I will talk about a natural framework for simulation-based optimization and control of Markov decision process (MDP) models. The idea is very simple: Replace the Bellman operator by its 'empirical' variant wherein Expectation is replaced by a sample average approximation. This leads to a random Bellman operator in the dynamic programming equations. We introduce several notions of probabilistic fixed points of such random operators, and show their asymptotic equivalence. We establish convergence of empirical Value and Policy Iteration algorithms by a stochastic dominance argument. The mathematical technique introduced is useful for analyzing other iterated random operators (than just the empirical Bellman operator), and may also be useful in analyzing other algorithms for stochastic optimization.
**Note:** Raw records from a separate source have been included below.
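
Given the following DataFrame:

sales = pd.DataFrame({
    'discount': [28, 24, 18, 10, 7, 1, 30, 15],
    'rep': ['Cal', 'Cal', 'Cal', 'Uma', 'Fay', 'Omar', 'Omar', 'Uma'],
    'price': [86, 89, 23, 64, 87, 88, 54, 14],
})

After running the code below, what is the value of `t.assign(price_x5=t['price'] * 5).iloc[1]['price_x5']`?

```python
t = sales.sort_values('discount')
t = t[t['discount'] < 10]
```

sort by discount:
   discount   rep  price
5         1  Omar     88
4         7   Fay     87
3        10   Uma     64
7        15   Uma     14
2        18   Cal     23
1        24   Cal     89
0        28   Cal     86
6        30  Omar     54
filter rows where discount < 10:
   discount   rep  price
5         1  Omar     88
4         7   Fay     87
add column price_x5 = t['price'] * 5:
   discount   rep  price  price_x5
5         1  Omar     88       440
4         7   Fay     87       435
Finally, value at position 1, column 'price_x5' = 435.

435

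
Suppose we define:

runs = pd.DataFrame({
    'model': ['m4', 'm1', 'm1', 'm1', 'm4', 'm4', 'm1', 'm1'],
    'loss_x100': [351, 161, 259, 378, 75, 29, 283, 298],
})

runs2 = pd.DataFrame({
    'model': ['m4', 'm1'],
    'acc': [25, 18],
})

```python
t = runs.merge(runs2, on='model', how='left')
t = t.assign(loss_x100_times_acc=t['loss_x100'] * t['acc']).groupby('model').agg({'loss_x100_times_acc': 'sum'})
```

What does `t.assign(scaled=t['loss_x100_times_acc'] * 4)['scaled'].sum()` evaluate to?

144788

merge on 'model' (how='left') → 8 rows:
  model  loss_x100  acc
0    m4        351   25
1    m1        161   18
2    m1        259   18
3    m1        378   18
4    m4         75   25
5    m4         29   25
6    m1        283   18
7    m1        298   18
add column loss_x100_times_acc = t['loss_x100'] * t['acc']:
  model  loss_x100  acc  loss_x100_times_acc
0    m4        351   25                 8775
1    m1        161   18                 2898
2    m1        259   18                 4662
3    m1        378   18                 6804
4    m4         75   25                 1875
5    m4         29   25                  725
6    m1        283   18                 5094
7    m1        298   18                 5364
group by model, sum of loss_x100_times_acc:
       loss_x100_times_acc
model                     
m1                   24822
m4                   11375
add column scaled = t['loss_x100_times_acc'] * 4:
       loss_x100_times_acc  scaled
model                             
m1                   24822   99288
m4                   11375   45500
Reading off the sum of column 'scaled', we get 144788.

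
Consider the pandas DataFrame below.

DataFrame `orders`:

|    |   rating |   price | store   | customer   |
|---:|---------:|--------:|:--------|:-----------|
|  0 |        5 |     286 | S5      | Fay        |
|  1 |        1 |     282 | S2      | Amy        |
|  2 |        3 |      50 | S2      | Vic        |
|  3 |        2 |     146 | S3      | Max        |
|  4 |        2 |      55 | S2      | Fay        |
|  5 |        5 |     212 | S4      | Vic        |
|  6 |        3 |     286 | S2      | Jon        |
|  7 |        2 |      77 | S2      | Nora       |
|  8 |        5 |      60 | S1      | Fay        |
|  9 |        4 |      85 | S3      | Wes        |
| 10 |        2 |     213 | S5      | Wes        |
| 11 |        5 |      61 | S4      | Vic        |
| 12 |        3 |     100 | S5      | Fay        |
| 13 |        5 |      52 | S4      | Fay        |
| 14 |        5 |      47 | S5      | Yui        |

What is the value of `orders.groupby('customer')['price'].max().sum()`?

group by customer, max of price:
customer
Amy     282
Fay     286
Jon     286
Max     146
Nora     77
Vic     212
Wes     213
Yui      47
Name: price, dtype: int64
So sum() = 1549.

1549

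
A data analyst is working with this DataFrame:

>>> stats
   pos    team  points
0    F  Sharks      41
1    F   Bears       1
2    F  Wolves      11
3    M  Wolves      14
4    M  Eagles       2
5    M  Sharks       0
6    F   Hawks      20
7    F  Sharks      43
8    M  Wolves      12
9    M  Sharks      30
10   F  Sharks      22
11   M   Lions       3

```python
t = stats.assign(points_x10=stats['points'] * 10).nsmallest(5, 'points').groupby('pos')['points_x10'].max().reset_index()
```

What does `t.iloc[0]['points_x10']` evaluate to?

add column points_x10 = stats['points'] * 10:
   pos    team  points  points_x10
0    F  Sharks      41         410
1    F   Bears       1          10
2    F  Wolves      11         110
3    M  Wolves      14         140
4    M  Eagles       2          20
5    M  Sharks       0           0
6    F   Hawks      20         200
7    F  Sharks      43         430
8    M  Wolves      12         120
9    M  Sharks      30         300
10   F  Sharks      22         220
11   M   Lions       3          30
take 5 rows with smallest points:
   pos    team  points  points_x10
5    M  Sharks       0           0
1    F   Bears       1          10
4    M  Eagles       2          20
11   M   Lions       3          30
2    F  Wolves      11         110
group by pos, max of points_x10:
pos
F    110
M     30
Name: points_x10, dtype: int64
reset_index():
  pos  points_x10
0   F         110
1   M          30
The value at position 0, column 'points_x10' is 110.

110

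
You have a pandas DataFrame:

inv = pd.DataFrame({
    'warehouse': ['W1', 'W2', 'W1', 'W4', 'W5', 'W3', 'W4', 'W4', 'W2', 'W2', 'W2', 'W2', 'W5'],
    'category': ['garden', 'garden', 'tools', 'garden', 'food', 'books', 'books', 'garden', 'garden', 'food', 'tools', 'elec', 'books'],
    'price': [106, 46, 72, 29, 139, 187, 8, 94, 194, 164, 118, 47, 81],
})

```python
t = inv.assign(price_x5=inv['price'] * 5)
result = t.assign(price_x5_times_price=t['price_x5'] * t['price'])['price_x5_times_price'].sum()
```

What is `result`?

848965

add column price_x5 = inv['price'] * 5:
   warehouse category  price  price_x5
0         W1   garden    106       530
1         W2   garden     46       230
2         W1    tools     72       360
3         W4   garden     29       145
4         W5     food    139       695
5         W3    books    187       935
6         W4    books      8        40
7         W4   garden     94       470
8         W2   garden    194       970
9         W2     food    164       820
10        W2    tools    118       590
11        W2     elec     47       235
12        W5    books     81       405
add column price_x5_times_price = t['price_x5'] * t['price']:
   warehouse category  price  price_x5  price_x5_times_price
0         W1   garden    106       530                 56180
1         W2   garden     46       230                 10580
2         W1    tools     72       360                 25920
3         W4   garden     29       145                  4205
4         W5     food    139       695                 96605
5         W3    books    187       935                174845
6         W4    books      8        40                   320
7         W4   garden     94       470                 44180
8         W2   garden    194       970                188180
9         W2     food    164       820                134480
10        W2    tools    118       590                 69620
11        W2     elec     47       235                 11045
12        W5    books     81       405                 32805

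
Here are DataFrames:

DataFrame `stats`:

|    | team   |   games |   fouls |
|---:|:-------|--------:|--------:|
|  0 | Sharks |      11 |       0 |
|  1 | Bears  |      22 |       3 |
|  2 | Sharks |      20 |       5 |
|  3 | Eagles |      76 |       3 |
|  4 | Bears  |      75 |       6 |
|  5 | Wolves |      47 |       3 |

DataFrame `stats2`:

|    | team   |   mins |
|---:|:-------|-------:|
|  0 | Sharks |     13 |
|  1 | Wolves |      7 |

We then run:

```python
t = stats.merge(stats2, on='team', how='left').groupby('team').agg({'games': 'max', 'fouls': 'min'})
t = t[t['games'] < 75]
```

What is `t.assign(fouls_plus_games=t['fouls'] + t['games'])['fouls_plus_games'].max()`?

merge on 'team' (how='left') → 6 rows:
     team  games  fouls  mins
0  Sharks     11      0  13.0
1   Bears     22      3   NaN
2  Sharks     20      5  13.0
3  Eagles     76      3   NaN
4   Bears     75      6   NaN
5  Wolves     47      3   7.0
group by team: max(games), min(fouls):
        games  fouls
team                
Bears      75      3
Eagles     76      3
Sharks     20      0
Wolves     47      3
filter rows where games < 75:
        games  fouls
team                
Sharks     20      0
Wolves     47      3
add column fouls_plus_games = t['fouls'] + t['games']:
        games  fouls  fouls_plus_games
team                                  
Sharks     20      0                20
Wolves     47      3                50
Hence 50.

50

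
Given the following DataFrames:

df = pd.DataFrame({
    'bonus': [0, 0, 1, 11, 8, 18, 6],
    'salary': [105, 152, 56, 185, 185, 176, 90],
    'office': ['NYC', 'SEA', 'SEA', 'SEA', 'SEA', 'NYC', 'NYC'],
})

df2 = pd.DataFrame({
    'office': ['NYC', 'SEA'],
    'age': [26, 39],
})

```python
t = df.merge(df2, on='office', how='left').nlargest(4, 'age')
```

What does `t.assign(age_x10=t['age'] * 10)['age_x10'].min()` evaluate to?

merge on 'office' (how='left') → 7 rows:
   bonus  salary office  age
0      0     105    NYC   26
1      0     152    SEA   39
2      1      56    SEA   39
3     11     185    SEA   39
4      8     185    SEA   39
5     18     176    NYC   26
6      6      90    NYC   26
take 4 rows with largest age:
   bonus  salary office  age
1      0     152    SEA   39
2      1      56    SEA   39
3     11     185    SEA   39
4      8     185    SEA   39
add column age_x10 = t['age'] * 10:
   bonus  salary office  age  age_x10
1      0     152    SEA   39      390
2      1      56    SEA   39      390
3     11     185    SEA   39      390
4      8     185    SEA   39      390
The min of column 'age_x10' is 390.

390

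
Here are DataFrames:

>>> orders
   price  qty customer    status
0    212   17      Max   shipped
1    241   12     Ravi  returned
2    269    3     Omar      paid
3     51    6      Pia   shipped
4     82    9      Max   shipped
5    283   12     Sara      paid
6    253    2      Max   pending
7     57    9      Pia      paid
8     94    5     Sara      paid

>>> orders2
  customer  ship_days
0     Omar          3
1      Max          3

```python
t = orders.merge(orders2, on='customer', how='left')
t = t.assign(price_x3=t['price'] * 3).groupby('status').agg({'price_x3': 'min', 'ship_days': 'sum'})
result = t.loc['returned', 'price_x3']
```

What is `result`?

merge on 'customer' (how='left') → 9 rows:
   price  qty customer    status  ship_days
0    212   17      Max   shipped        3.0
1    241   12     Ravi  returned        NaN
2    269    3     Omar      paid        3.0
3     51    6      Pia   shipped        NaN
4     82    9      Max   shipped        3.0
5    283   12     Sara      paid        NaN
6    253    2      Max   pending        3.0
7     57    9      Pia      paid        NaN
8     94    5     Sara      paid        NaN
add column price_x3 = t['price'] * 3:
   price  qty customer    status  ship_days  price_x3
0    212   17      Max   shipped        3.0       636
1    241   12     Ravi  returned        NaN       723
2    269    3     Omar      paid        3.0       807
3     51    6      Pia   shipped        NaN       153
4     82    9      Max   shipped        3.0       246
5    283   12     Sara      paid        NaN       849
6    253    2      Max   pending        3.0       759
7     57    9      Pia      paid        NaN       171
8     94    5     Sara      paid        NaN       282
group by status: min(price_x3), sum(ship_days):
          price_x3  ship_days
status                       
paid           171        3.0
pending        759        3.0
returned       723        0.0
shipped        153        6.0
Hence 723.

723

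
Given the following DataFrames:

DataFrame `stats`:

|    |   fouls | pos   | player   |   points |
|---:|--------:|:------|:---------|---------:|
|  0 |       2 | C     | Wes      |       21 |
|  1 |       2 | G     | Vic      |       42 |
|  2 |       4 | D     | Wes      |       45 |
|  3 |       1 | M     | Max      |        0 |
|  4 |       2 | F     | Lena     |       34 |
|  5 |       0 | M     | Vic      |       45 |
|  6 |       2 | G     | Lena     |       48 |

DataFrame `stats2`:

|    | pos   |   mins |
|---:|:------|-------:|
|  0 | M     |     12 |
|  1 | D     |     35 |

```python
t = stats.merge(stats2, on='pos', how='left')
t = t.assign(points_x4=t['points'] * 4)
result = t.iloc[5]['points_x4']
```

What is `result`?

180

merge on 'pos' (how='left') → 7 rows:
   fouls pos player  points  mins
0      2   C    Wes      21   NaN
1      2   G    Vic      42   NaN
2      4   D    Wes      45  35.0
3      1   M    Max       0  12.0
4      2   F   Lena      34   NaN
5      0   M    Vic      45  12.0
6      2   G   Lena      48   NaN
add column points_x4 = t['points'] * 4:
   fouls pos player  points  mins  points_x4
0      2   C    Wes      21   NaN         84
1      2   G    Vic      42   NaN        168
2      4   D    Wes      45  35.0        180
3      1   M    Max       0  12.0          0
4      2   F   Lena      34   NaN        136
5      0   M    Vic      45  12.0        180
6      2   G   Lena      48   NaN        192
value at position 5, column 'points_x4' → 180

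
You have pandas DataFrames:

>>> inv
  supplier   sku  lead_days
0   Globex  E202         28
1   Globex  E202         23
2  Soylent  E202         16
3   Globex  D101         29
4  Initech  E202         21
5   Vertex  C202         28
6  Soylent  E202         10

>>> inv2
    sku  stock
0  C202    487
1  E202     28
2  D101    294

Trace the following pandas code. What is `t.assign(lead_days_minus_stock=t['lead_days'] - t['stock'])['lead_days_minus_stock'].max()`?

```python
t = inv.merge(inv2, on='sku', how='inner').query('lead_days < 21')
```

merge on 'sku' (how='inner') → 7 rows:
  supplier   sku  lead_days  stock
0   Globex  E202         28     28
1   Globex  E202         23     28
2  Soylent  E202         16     28
3   Globex  D101         29    294
4  Initech  E202         21     28
5   Vertex  C202         28    487
6  Soylent  E202         10     28
filter rows where lead_days < 21:
  supplier   sku  lead_days  stock
2  Soylent  E202         16     28
6  Soylent  E202         10     28
add column lead_days_minus_stock = t['lead_days'] - t['stock']:
  supplier   sku  lead_days  stock  lead_days_minus_stock
2  Soylent  E202         16     28                    -12
6  Soylent  E202         10     28                    -18
Taking the max of column 'lead_days_minus_stock' gives -12.

-12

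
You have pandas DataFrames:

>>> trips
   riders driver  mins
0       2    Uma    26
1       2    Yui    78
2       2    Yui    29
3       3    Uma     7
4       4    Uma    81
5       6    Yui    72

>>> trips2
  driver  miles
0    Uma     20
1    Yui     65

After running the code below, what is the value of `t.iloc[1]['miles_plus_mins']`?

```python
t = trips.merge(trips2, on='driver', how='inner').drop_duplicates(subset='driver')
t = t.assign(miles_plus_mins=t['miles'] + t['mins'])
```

143

merge on 'driver' (how='inner') → 6 rows:
   riders driver  mins  miles
0       2    Uma    26     20
1       2    Yui    78     65
2       2    Yui    29     65
3       3    Uma     7     20
4       4    Uma    81     20
5       6    Yui    72     65
drop duplicate driver (keep=first):
   riders driver  mins  miles
0       2    Uma    26     20
1       2    Yui    78     65
add column miles_plus_mins = t['miles'] + t['mins']:
   riders driver  mins  miles  miles_plus_mins
0       2    Uma    26     20               46
1       2    Yui    78     65              143
Then the value at position 1, column 'miles_plus_mins': 143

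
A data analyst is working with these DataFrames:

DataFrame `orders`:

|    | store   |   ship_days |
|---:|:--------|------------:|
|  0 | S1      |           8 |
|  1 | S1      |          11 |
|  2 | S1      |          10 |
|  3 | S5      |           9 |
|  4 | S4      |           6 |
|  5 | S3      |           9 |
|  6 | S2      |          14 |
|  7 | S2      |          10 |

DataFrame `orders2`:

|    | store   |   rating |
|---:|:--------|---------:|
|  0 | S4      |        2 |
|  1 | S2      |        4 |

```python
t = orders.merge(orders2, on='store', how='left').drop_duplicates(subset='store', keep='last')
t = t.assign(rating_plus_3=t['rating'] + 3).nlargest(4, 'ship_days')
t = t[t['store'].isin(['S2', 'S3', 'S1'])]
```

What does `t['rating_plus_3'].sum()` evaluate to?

merge on 'store' (how='left') → 8 rows:
  store  ship_days  rating
0    S1          8     NaN
1    S1         11     NaN
2    S1         10     NaN
3    S5          9     NaN
4    S4          6     2.0
5    S3          9     NaN
6    S2         14     4.0
7    S2         10     4.0
drop duplicate store (keep=last):
  store  ship_days  rating
2    S1         10     NaN
3    S5          9     NaN
4    S4          6     2.0
5    S3          9     NaN
7    S2         10     4.0
add column rating_plus_3 = t['rating'] + 3:
  store  ship_days  rating  rating_plus_3
2    S1         10     NaN            NaN
3    S5          9     NaN            NaN
4    S4          6     2.0            5.0
5    S3          9     NaN            NaN
7    S2         10     4.0            7.0
take 4 rows with largest ship_days:
  store  ship_days  rating  rating_plus_3
2    S1         10     NaN            NaN
7    S2         10     4.0            7.0
3    S5          9     NaN            NaN
5    S3          9     NaN            NaN
filter rows where store in ['S2', 'S3', 'S1']:
  store  ship_days  rating  rating_plus_3
2    S1         10     NaN            NaN
7    S2         10     4.0            7.0
5    S3          9     NaN            NaN

7.0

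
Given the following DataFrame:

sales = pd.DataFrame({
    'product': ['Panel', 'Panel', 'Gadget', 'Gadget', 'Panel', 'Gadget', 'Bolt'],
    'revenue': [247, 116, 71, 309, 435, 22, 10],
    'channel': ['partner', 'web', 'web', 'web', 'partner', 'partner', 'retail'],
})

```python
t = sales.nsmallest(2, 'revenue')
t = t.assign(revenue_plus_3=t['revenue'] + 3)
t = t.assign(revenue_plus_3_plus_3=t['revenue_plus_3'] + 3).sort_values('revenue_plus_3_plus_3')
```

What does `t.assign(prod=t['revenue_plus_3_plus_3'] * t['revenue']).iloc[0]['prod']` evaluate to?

160

take 2 rows with smallest revenue:
  product  revenue  channel
6    Bolt       10   retail
5  Gadget       22  partner
add column revenue_plus_3 = t['revenue'] + 3:
  product  revenue  channel  revenue_plus_3
6    Bolt       10   retail              13
5  Gadget       22  partner              25
add column revenue_plus_3_plus_3 = t['revenue_plus_3'] + 3:
  product  revenue  channel  revenue_plus_3  revenue_plus_3_plus_3
6    Bolt       10   retail              13                     16
5  Gadget       22  partner              25                     28
sort by revenue_plus_3_plus_3:
  product  revenue  channel  revenue_plus_3  revenue_plus_3_plus_3
6    Bolt       10   retail              13                     16
5  Gadget       22  partner              25                     28
add column prod = t['revenue_plus_3_plus_3'] * t['revenue']:
  product  revenue  channel  revenue_plus_3  revenue_plus_3_plus_3  prod
6    Bolt       10   retail              13                     16   160
5  Gadget       22  partner              25                     28   616
Hence 160.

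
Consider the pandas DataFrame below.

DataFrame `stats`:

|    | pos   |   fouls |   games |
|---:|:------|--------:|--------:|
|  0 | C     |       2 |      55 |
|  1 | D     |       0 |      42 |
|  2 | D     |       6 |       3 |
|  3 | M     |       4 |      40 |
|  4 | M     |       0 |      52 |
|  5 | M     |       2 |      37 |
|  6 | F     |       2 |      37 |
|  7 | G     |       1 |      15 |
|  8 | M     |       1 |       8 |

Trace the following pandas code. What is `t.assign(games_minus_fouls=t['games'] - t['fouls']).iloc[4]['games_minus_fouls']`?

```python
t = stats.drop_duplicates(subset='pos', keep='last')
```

drop duplicate pos (keep=last):
  pos  fouls  games
0   C      2     55
2   D      6      3
6   F      2     37
7   G      1     15
8   M      1      8
add column games_minus_fouls = t['games'] - t['fouls']:
  pos  fouls  games  games_minus_fouls
0   C      2     55                 53
2   D      6      3                 -3
6   F      2     37                 35
7   G      1     15                 14
8   M      1      8                  7
Taking the value at position 4, column 'games_minus_fouls' gives 7.

7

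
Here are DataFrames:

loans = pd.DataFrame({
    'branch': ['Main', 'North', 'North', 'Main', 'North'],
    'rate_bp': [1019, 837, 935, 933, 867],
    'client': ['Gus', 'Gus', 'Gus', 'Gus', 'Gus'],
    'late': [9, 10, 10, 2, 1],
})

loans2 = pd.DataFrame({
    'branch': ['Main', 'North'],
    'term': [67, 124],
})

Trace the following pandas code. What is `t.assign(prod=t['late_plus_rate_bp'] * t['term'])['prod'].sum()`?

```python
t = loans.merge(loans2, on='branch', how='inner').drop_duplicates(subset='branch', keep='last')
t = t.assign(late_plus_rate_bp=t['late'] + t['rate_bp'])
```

170277

merge on 'branch' (how='inner') → 5 rows:
  branch  rate_bp client  late  term
0   Main     1019    Gus     9    67
1  North      837    Gus    10   124
2  North      935    Gus    10   124
3   Main      933    Gus     2    67
4  North      867    Gus     1   124
drop duplicate branch (keep=last):
  branch  rate_bp client  late  term
3   Main      933    Gus     2    67
4  North      867    Gus     1   124
add column late_plus_rate_bp = t['late'] + t['rate_bp']:
  branch  rate_bp client  late  term  late_plus_rate_bp
3   Main      933    Gus     2    67                935
4  North      867    Gus     1   124                868
add column prod = t['late_plus_rate_bp'] * t['term']:
  branch  rate_bp client  late  term  late_plus_rate_bp    prod
3   Main      933    Gus     2    67                935   62645
4  North      867    Gus     1   124                868  107632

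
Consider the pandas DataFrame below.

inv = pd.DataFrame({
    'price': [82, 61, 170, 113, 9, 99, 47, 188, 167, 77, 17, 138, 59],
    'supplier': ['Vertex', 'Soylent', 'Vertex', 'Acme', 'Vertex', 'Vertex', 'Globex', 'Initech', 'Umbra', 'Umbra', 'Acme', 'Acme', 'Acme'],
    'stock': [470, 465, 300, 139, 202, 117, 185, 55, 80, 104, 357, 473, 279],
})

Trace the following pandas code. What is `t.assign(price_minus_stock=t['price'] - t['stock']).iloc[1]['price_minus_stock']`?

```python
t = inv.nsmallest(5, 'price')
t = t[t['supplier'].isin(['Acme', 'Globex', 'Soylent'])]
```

take 5 rows with smallest price:
    price supplier  stock
4       9   Vertex    202
10     17     Acme    357
6      47   Globex    185
12     59     Acme    279
1      61  Soylent    465
filter rows where supplier in ['Acme', 'Globex', 'Soylent']:
    price supplier  stock
10     17     Acme    357
6      47   Globex    185
12     59     Acme    279
1      61  Soylent    465
add column price_minus_stock = t['price'] - t['stock']:
    price supplier  stock  price_minus_stock
10     17     Acme    357               -340
6      47   Globex    185               -138
12     59     Acme    279               -220
1      61  Soylent    465               -404
Then the value at position 1, column 'price_minus_stock': -138

-138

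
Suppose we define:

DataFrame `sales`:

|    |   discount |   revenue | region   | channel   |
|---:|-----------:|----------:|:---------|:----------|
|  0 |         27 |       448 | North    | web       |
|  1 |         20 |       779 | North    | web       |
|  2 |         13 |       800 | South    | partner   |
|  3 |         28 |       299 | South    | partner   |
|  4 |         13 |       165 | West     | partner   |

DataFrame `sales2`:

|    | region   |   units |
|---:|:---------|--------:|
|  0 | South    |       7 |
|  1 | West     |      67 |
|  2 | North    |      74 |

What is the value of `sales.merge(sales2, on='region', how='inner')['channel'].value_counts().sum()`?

merge on 'region' (how='inner') → 5 rows:
   discount  revenue region  channel  units
0        27      448  North      web     74
1        20      779  North      web     74
2        13      800  South  partner      7
3        28      299  South  partner      7
4        13      165   West  partner     67
value_counts of channel:
channel
partner    3
web        2
Name: count, dtype: int64
Reading off the sum of the resulting series, we get 5.

5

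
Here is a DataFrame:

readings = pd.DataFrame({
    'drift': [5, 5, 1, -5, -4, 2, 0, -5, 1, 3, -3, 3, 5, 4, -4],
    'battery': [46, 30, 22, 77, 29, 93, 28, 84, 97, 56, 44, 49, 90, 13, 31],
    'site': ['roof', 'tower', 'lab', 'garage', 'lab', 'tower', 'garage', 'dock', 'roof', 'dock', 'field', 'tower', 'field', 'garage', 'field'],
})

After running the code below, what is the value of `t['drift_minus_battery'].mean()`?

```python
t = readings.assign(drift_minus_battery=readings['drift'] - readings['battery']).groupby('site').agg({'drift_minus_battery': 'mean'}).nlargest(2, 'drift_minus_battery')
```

-33.3333333333

add column drift_minus_battery = readings['drift'] - readings['battery']:
    drift  battery    site  drift_minus_battery
0       5       46    roof                  -41
1       5       30   tower                  -25
2       1       22     lab                  -21
3      -5       77  garage                  -82
4      -4       29     lab                  -33
5       2       93   tower                  -91
6       0       28  garage                  -28
7      -5       84    dock                  -89
8       1       97    roof                  -96
9       3       56    dock                  -53
10     -3       44   field                  -47
11      3       49   tower                  -46
12      5       90   field                  -85
13      4       13  garage                   -9
14     -4       31   field                  -35
group by site, mean of drift_minus_battery:
        drift_minus_battery
site                       
dock             -71.000000
field            -55.666667
garage           -39.666667
lab              -27.000000
roof             -68.500000
tower            -54.000000
take 2 rows with largest drift_minus_battery:
        drift_minus_battery
site                       
lab              -27.000000
garage           -39.666667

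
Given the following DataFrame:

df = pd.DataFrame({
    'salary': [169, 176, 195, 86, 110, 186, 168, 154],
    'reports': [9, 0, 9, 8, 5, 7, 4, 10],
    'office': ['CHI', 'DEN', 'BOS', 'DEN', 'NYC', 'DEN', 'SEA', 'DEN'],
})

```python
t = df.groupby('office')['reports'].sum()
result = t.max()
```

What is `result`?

25

group by office, sum of reports:
office
BOS     9
CHI     9
DEN    25
NYC     5
SEA     4
Name: reports, dtype: int64
So max() = 25.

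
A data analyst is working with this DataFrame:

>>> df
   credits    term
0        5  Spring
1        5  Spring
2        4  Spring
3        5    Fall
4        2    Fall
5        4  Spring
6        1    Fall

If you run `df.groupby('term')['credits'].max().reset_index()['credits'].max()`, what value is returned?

5

group by term, max of credits:
term
Fall      5
Spring    5
Name: credits, dtype: int64
reset_index():
     term  credits
0    Fall        5
1  Spring        5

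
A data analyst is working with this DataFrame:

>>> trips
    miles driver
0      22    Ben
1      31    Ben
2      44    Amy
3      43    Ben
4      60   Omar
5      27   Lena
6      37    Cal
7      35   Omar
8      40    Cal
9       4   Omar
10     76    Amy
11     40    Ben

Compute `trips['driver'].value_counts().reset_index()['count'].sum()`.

12

value_counts of driver:
driver
Ben     4
Omar    3
Amy     2
Cal     2
Lena    1
Name: count, dtype: int64
reset_index():
  driver  count
0    Ben      4
1   Omar      3
2    Amy      2
3    Cal      2
4   Lena      1
So sum() = 12.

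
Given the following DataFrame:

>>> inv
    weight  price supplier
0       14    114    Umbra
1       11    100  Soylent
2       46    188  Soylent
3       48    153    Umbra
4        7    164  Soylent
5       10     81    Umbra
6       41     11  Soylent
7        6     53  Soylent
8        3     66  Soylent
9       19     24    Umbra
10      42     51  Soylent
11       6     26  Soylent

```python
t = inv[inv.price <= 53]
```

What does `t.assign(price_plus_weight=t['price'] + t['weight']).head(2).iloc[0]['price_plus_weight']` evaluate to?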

The idea can be generalized to asynchronous dynamic programming, and is also useful for computing equilibria of zero-sum stochastic games. Preliminary numerical results show better convergence rate and runtime performance than stochastic approximation/reinforcement learning, or any other commonly used schemes. I will end by talking about Empirical Q-Value Iteration (EQVI), an alternative method for reinforcement learning (RL) with better performance in practice than popular RL algorithms.
This is joint work with Dileep Kalathil, William Haskell and Vivek Borkar.
Rahul Jain is the K. C. Dahlberg Early Career Chair and an Associate Professor in EE, and by courtesy in CS & ISE Departments at the University of Southern California, Los Angeles, CA. He received his B.Tech from IIT Kanpur, and an MA in Statistics and a PhD in EECS from the University of California, Berkeley. Prior to joining USC in Fall 2008, he was at the IBM T J Watson Research Center, Yorktown Heights, NY. He is a recipient of the NSF CAREER award in 2010, the ONR Young Investigator award in 2012, an IBM Faculty award in 2010, the James H. Zumberge Faculty Research and Innovation Award in 2009. His main interests are in stochastic models, statistical learning and game theory. Of late, he has also been working on statistical learning, risk-aware stochastic optimization, queueing theory and power system economics.